The illustrations are killing me, though.
Credit for the piece goes to Marcelo Prince and Carlos A. Tovar.
Baseball is my sport. I love it. Some of my favourite games are the four-hour long matches between my Red Sox and the scourge of the Earth, the Yankees. Games can take a long time for a number of reasons. But in an increasingly fast-paced world, critics argue that younger generations do not have the patience for even three-hour games. So Major League Baseball this year is actively trying to reduce the time of games through pace-of-play improvements. To do this, they are looking at and collecting more of baseball’s copious amounts of data.
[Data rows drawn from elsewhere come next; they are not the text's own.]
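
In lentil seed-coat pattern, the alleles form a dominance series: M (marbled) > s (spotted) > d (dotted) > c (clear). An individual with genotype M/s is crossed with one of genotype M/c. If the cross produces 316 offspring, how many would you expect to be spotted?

Cross: M/s × M/c
Allele dominance: M > s > d > c
Offspring genotypes: 1 M/M, 1 M/c, 1 M/s, 1 s/c
Phenotype counts: 3 marbled, 1 spotted
spotted: 1 out of 4 → fraction 1/4
Expected count = 1/4 × 316 = 79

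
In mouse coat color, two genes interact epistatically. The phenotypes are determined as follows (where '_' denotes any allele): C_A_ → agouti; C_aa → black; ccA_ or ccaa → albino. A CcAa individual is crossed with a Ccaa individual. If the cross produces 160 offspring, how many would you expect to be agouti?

Cross: CcAa × Ccaa — consider each gene separately:
C gene: Cc × Cc → 1 CC, 2 Cc, 1 cc → 3 C_ : 1 cc (out of 4)
A gene: Aa × aa → 2 Aa, 2 aa → 2 A_ : 2 aa (out of 4)
Genotype classes (out of 4 × 4 = 16): C_A_ = 3×2 = 6; C_aa = 3×2 = 6; ccA_ = 1×2 = 2; ccaa = 1×2 = 2
Apply the phenotype rules: C_A_ (6) → agouti; C_aa (6) → black; ccA_ (2) + ccaa (2) → albino
Phenotype counts (out of 16): 6 agouti, 6 black, 4 albino
agouti: 6 out of 16 → fraction 3/8
Expected count = 3/8 × 160 = 60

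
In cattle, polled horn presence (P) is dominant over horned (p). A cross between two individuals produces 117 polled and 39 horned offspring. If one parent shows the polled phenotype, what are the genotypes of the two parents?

Observed offspring: 117 polled, 39 horned
The observed ratio simplifies to 3:1. Horned (pp) offspring appear, so each parent must contribute one p allele. The parent stated to show polled carries P, so it is Pp. The other parent is then either Pp or pp: Pp × pp would give a 1:1 split, whereas Pp × Pp gives 3:1 — matching the data. So both parents are heterozygous (Pp × Pp).
Parent genotypes: Pp × Pp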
Unfortunately, ESPN in an article about the improvements for this year took the data and did nothing with it.
Above we have survey results. I want to vomit in my mouth. Wait, hold on…sorry about that, I am back now. Some organisations have done some really nice visualisations with baseball data, of which we have a lot because the sport plays 162 games per year. We surely could be looking at more timing data. But, instead we get three-dimensional pie charts from ESPN. The rest of the article is not much better, though their styling of bar charts still leaves things to be desired.
Credit for the piece goes to ESPN’s graphics department.